Kur’an- Kerim bizim mukaddes kitabımızdır ve ona her halde tazim ve hürmet göstermek zaruridir. Ulemamız, değil Kur’an-ı Kerim’i cünüp, hayız gibi hallerde okumak; ruhaniyete mani olacak, Kur’an’a hürmetsizlik olacak bir ortamda dahi okunmasını münasip görmemişlerdir.
عَنِ الْمُهَاجِرِ بْنِ قُنْفُذٍ أَنَّهُ أَتَى النَّبِىَّ -صلى الله عليه وسلم- وَهُوَ يَبُولُ فَسَلَّمَ عَلَيْهِ فَلَمْ يَرُدَّ عَلَيْهِ حَتَّى تَوَضَّأَ ثُمَّ اعْتَذَرَ إِلَيْهِ فَقَالَ « إِنِّى كَرِهْتُ أَنْ أَذْكُرَ اللَّهَ عَزَّ وَجَلَّ إِلاَّ عَلَى طُهْرٍ ». أَوْ قَالَ « عَلَى طَهَارَةٍ »
Peygamber Efendimiz (sav):”Ben abdestsizlik üzere iken Allah’ın adını zikretmeyi kerih gördüm!” buyurmaktadırlar.
“Kur’an-ı Azim, temiz yerlerde, avret mahalleri örtülü ve Kur’an’ı dinleyecek vaziyette bulunan kimselerin yanlarında açıkça okunabilir. Mülevves yerlerde, veya avret mahalleri açık veya başka bir işle meşgul kimselerin yanında cehren okunmaz, mekruhtur. Dışarıda bulunup okunan Kur’an’ı- Kerim’e karşı hürmetli bir vaziyet almayacak kimselerin işitecekleri şekilde alenen Kur’an’ı Kerim okunması muvafık değildir. Bu hal, Kur’an-ı Kerim hakkında -haşa- ihaneti ve halk hakkında manevi mesuliyeti calip olacağından buna sebebiyet vermemelidir.”
Kur’an-ı Kerim sıradan bir kitap değildir. Peygamber Efendimiz’in(s.a.v) en büyük mucizesi ve Allah kelamıdır. Pek çok esrarı vardır.
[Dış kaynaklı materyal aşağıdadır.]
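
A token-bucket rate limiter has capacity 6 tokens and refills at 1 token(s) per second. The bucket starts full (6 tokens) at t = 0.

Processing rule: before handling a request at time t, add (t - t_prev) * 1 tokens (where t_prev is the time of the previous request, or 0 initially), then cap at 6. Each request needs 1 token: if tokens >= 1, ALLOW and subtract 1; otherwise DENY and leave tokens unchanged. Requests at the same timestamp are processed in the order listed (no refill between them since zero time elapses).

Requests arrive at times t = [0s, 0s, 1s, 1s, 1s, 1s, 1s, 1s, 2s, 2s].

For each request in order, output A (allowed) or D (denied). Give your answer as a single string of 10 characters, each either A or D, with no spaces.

Answer: AAAAAAADAD

Derivation:
Simulating step by step:
  req#1 t=0s: ALLOW
  req#2 t=0s: ALLOW
  req#3 t=1s: ALLOW
  req#4 t=1s: ALLOW
  req#5 t=1s: ALLOW
  req#6 t=1s: ALLOW
  req#7 t=1s: ALLOW
  req#8 t=1s: DENY
  req#9 t=2s: ALLOW
  req#10 t=2s: DENY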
Bir tanesi de okunduğu yere melaikenin, ruhaniyetin gelmesidir ki Peygamber Efendimiz’in (s.a.v) hadis-i şerifi buna delildir:
عن البراء رضى الله عنه قال كان رجل يقرأ سورة الكهف و عنده فرس مربوط بشنطين فتعشته سحابة فجعلت تدور و تدنو و جعل فرسه ينفر منها فلما اتى النبى صلى الله عليه و سلم فذكر ذلك له فقال تلك السكينة تنزلت للقراَن
Bir adam Kehf suresini okuyordu, yanında iki uzun iple bağlanmış bir at vardı. Adamın üzerini bir bulut kapladı ve yaklaşmaya başladı. Atı da ürkmeye başlamıştı. Sabah olunca adam, Nebi (s.a.v) Efendimize geldi ve durumu anlattı. Bunun üzerine Peygamberimiz(s.a.v):
“O sekinedir; okuduğun için inmiştir” buyurdu
Bu hadis-i şerifi Buhari, Müslim ve Tirmizi rivayet etmişlerdir. Şerhinde ise şu ifadeler yer almaktadır:
“Sekine melaike demektir.”
Velhasıl; şer’-i şerifin tayin ettiği hükümlerde kim bilir daha nice hikmetler, maslahatlar vardır. Bizim vazifemiz ise bu hükümlere riayetten başka bir şey değildir.